Choose your battles. Both buyers and sellers need to be willing to compromise. It is helpful to consider in advance the areas that are most important to you so you can come to the table with a willingness to compromise in other areas.

And a Letter of Intent Is...

The Letter of Intent (LOI) is a pre-contractual written instrument prepared by the buyer for the seller, which is usually the preliminary understanding of both parties. The Letter of Intent can also be called Agreement in Principle or Memorandum of Understanding. They all have the same general meaning and lay out the following: What is being purchased and what is not, how much will be paid, and the general terms. It is also meant to be non-binding (more on this a bit later) on either the sell side or buy side.

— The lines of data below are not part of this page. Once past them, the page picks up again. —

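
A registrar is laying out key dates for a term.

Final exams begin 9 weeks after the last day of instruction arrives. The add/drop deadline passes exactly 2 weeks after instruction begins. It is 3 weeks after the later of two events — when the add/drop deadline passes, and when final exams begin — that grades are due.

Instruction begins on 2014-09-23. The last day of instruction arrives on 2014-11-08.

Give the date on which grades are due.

2015-01-31

Instruction begins: Sep 23, 2014.
The add/drop deadline passes: Sep 23, 2014 + 2 weeks = Oct 7, 2014.
The last day of instruction arrives: Nov 8, 2014.
Final exams begin: Nov 8, 2014 + 9 weeks = Jan 10, 2015.
Both prerequisites met — the add/drop deadline passes (Oct 7, 2014), final exams begin (Jan 10, 2015); the later is Jan 10, 2015.
Grades are due: Jan 10, 2015 + 3 weeks = Jan 31, 2015.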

In any event, most transactions are started with an LOI. The LOI precedes the Acquisition Agreement, better known as the Purchase and Sale Agreement. It is a non-binding agreement subject to the buyer obtaining satisfactory due diligence by both parties.

This is how the LOI has been defined by Stanley Foster Reed, author of The Art of M&A:

“A Letter of intent is a pre-contractual written instrument which defines the respective preliminary understandings of the parties about to engage in contractual negotiations. In most cases, such a letter is not intended to have a binding effect except for certain limited provisions. The Letter of Intent crystallizes in writing what has, up to that point, been oral negotiations between the parties about the basic terms of the transaction. While the Letter of Intent is usually non-binding, it does create a moral commitment and allows the buyer to proceed with the extensive due diligence process with a feeling of confidence. Conversely the seller is required to withdraw the company from the marketplace and not discuss the potential sale with anyone else.”

The elements of the Letter of Intent are as follows:

  • The price of the company
  • The form of purchase: Is it a stock or asset sale? What is being purchased and what is not?
  • The structure of the sale: Specifications about cash, notes, stock, non-competes or consulting agreements, contingencies, etc.
  • Management contracts: Specifics about for whom, duration, and incentives
  • Closing costs and the responsibilities of the buyer and seller, such as environmental due diligence and title searches
  • Representations and Warranties: Boilerplate legal statements
  • Brokerage fees: Who pays and how much?
  • Timing for completion: Drop-dead date for due diligence and financing period; How long before money is exchanged and final closing takes place?
  • Insurance: Proof of insurability; What happens with policies?
  • Disposition of earnings before closing and viability of non-ordinary expenditures before closing (conduct of business)
  • Access to books and records, key customers, and key employees prior to closing
  • Disclosure of any outstanding non-compete agreements or obligations with third parties
  • Stipulation of confidentiality of buyer (a breach could cause the seller to sue the buyer): The buyer promises not to disclose information about the seller to outsiders and to not disclose that negotiations are underway.
  • Seller will take the company off the market for a designated period of time of forty-five to sixty days (a breach could cause the buyer to sue the seller).

The LOI is at the heart of the transaction and reveals key issues early on in the process. The signing of the Letter of Intent begins the buyer’s due diligence process and his or her ability to secure the necessary financing. Although the LOI is just the beginning of a lot of necessary paperwork, both sides will assume that the LOI represents the basics of the deal and that they have reached an agreement in principle.